CheckMate-067: 10-year survival outcome

During ESMO 2024, 10-year follow data were presented of the pivotal phase III CheckMate 067 trial. With a 10-year overall survival (OS) rate of 43% with the combination of nivolumab and ipilimumab and 37% for nivolumab alone, this trial once again underscores how immune checkpoint inhibitors have transformed the long-term prognosis for patients with advanced melanoma. In this video Prof Dr Bart Neyns and Prof Dr John Haanen, medical oncologists, respectively at the University Hospital Brussels and at the National Cancer Institute in Amsterdam, share their reflections on these long-term data.

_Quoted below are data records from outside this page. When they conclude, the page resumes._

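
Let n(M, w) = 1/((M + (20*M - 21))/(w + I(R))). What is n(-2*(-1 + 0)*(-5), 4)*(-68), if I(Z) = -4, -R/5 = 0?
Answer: 0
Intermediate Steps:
R = 0 (R = -5*0 = 0)
n(M, w) = (-4 + w)/(-21 + 21*M) (n(M, w) = 1/((M + (20*M - 21))/(w - 4)) = 1/((M + (-21 + 20*M))/(-4 + w)) = 1/((-21 + 21*M)/(-4 + w)) = (-4 + w)/(-21 + 21*M))
n(-2*(-1 + 0)*(-5), 4)*(-68) = ((-4 + 4)/(21*(-1 - 2*(-1 + 0)*(-5))))*(-68) = ((1/21)*0/(-1 - 2*(-1)*(-5)))*(-68) = ((1/21)*0/(-1 + 2*(-5)))*(-68) = ((1/21)*0/(-1 - 10))*(-68) = ((1/21)*0/(-11))*(-68) = ((1/21)*(-1/11)*0)*(-68) = 0*(-68) = 0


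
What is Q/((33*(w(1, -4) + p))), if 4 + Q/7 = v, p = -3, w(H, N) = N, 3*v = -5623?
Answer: 5635/99 ≈ 56.919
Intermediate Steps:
v = -5623/3 (v = (1/3)*(-5623) = -5623/3 ≈ -1874.3)
Q = -39445/3 (Q = -28 + 7*(-5623/3) = -28 - 39361/3 = -39445/3 ≈ -13148.)
Q/((33*(w(1, -4) + p))) = -39445*1/(33*(-4 - 3))/3 = -39445/(3*(33*(-7))) = -39445/3/(-231) = -39445/3*(-1/231) = 5635/99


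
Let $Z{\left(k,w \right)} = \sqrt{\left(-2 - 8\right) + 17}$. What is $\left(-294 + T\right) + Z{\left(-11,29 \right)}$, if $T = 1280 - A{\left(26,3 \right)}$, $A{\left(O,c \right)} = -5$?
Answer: $991 + \sqrt{7} \approx 993.65$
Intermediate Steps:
$Z{\left(k,w \right)} = \sqrt{7}$ ($Z{\left(k,w \right)} = \sqrt{-10 + 17} = \sqrt{7}$)
$T = 1285$ ($T = 1280 - -5 = 1280 + 5 = 1285$)
$\left(-294 + T\right) + Z{\left(-11,29 \right)} = \left(-294 + 1285\right) + \sqrt{7} = 991 + \sqrt{7}$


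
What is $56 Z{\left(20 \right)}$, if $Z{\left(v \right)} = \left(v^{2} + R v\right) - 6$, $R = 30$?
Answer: $55664$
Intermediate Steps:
$Z{\left(v \right)} = -6 + v^{2} + 30 v$ ($Z{\left(v \right)} = \left(v^{2} + 30 v\right) - 6 = -6 + v^{2} + 30 v$)
$56 Z{\left(20 \right)} = 56 \left(-6 + 20^{2} + 30 \cdot 20\right) = 56 \left(-6 + 400 + 600\right) = 56 \cdot 994 = 55664$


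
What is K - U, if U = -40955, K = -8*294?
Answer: 38603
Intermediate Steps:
K = -2352
K - U = -2352 - 1*(-40955) = -2352 + 40955 = 38603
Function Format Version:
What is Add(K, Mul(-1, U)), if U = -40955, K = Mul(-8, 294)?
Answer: 38603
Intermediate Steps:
K = -2352
Add(K, Mul(-1, U)) = Add(-2352, Mul(-1, -40955)) = Add(-2352, 40955) = 38603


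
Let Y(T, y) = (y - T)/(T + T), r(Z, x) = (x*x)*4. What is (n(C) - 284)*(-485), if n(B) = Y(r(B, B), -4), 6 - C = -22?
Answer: 216357045/1568 ≈ 1.3798e+5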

Both physicians remember the pre-immunotherapy era in melanoma when almost none of the patients presenting with unresectable disease survived beyond 5 years. The long-term data from CheckMate 067 now show a spectacular 10-year OS of about 40%. Furthermore, patients who are disease free 5 years after the start of their treatment have a very low risk to die from their melanoma at all. 

Prof Haanen reminds us that CheckMate 067 was initially developed to compare the efficacy of nivolumab with or without ipilimumab to that of ipilimumab alone. However, even though this study is not powered to do so, its results are often used to compare nivolumab monotherapy to the nivolumab-ipilimumab combination. In clinical practice the choice between these two treatment options should balance the differences in efficacy and toxicity and take into consideration the preference of the patient. In any case, Prof Neyns indicates that he is not uncomfortable with starting nivolumab as monotherapy in patients who prefer this option. One exception to this consists of patients with baseline central nervous system involvement for whom the nivolumab-ipilimumab combination seems to be the better option. 

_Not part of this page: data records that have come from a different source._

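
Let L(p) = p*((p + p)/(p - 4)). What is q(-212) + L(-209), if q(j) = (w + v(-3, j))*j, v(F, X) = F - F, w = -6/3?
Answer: 2950/213 ≈ 13.850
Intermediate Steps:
w = -2 (w = -6*1/3 = -2)
L(p) = 2*p**2/(-4 + p) (L(p) = p*((2*p)/(-4 + p)) = p*(2*p/(-4 + p)) = 2*p**2/(-4 + p))
v(F, X) = 0
q(j) = -2*j (q(j) = (-2 + 0)*j = -2*j)
q(-212) + L(-209) = -2*(-212) + 2*(-209)**2/(-4 - 209) = 424 + 2*43681/(-213) = 424 + 2*43681*(-1/213) = 424 - 87362/213 = 2950/213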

Finally, one must acknowledge that the unresectable melanoma patients who are seen in the current clinical practice differ from the patient population that entered CheckMate 067. In fact, with the introduction of immune checkpoint inhibition in the (neo)adjuvant setting, many patients presenting with unresectable disease have already been exposed to an anti-PD-1 agent. To what extent this prior exposure impacts the effectiveness of anti-PD-1 therapy in the advanced setting is not yet clear. For patients who prove to be refractory to anti-PD1 therapy several new therapies are emerging, including tumour infiltrating lymphocyte (TIL) therapy, bispecific T-cell engagers and intralesional treatments. While these treatment modalities have shown significant biological activity, this does not yet translate into a spectacular improvement in patient outcomes.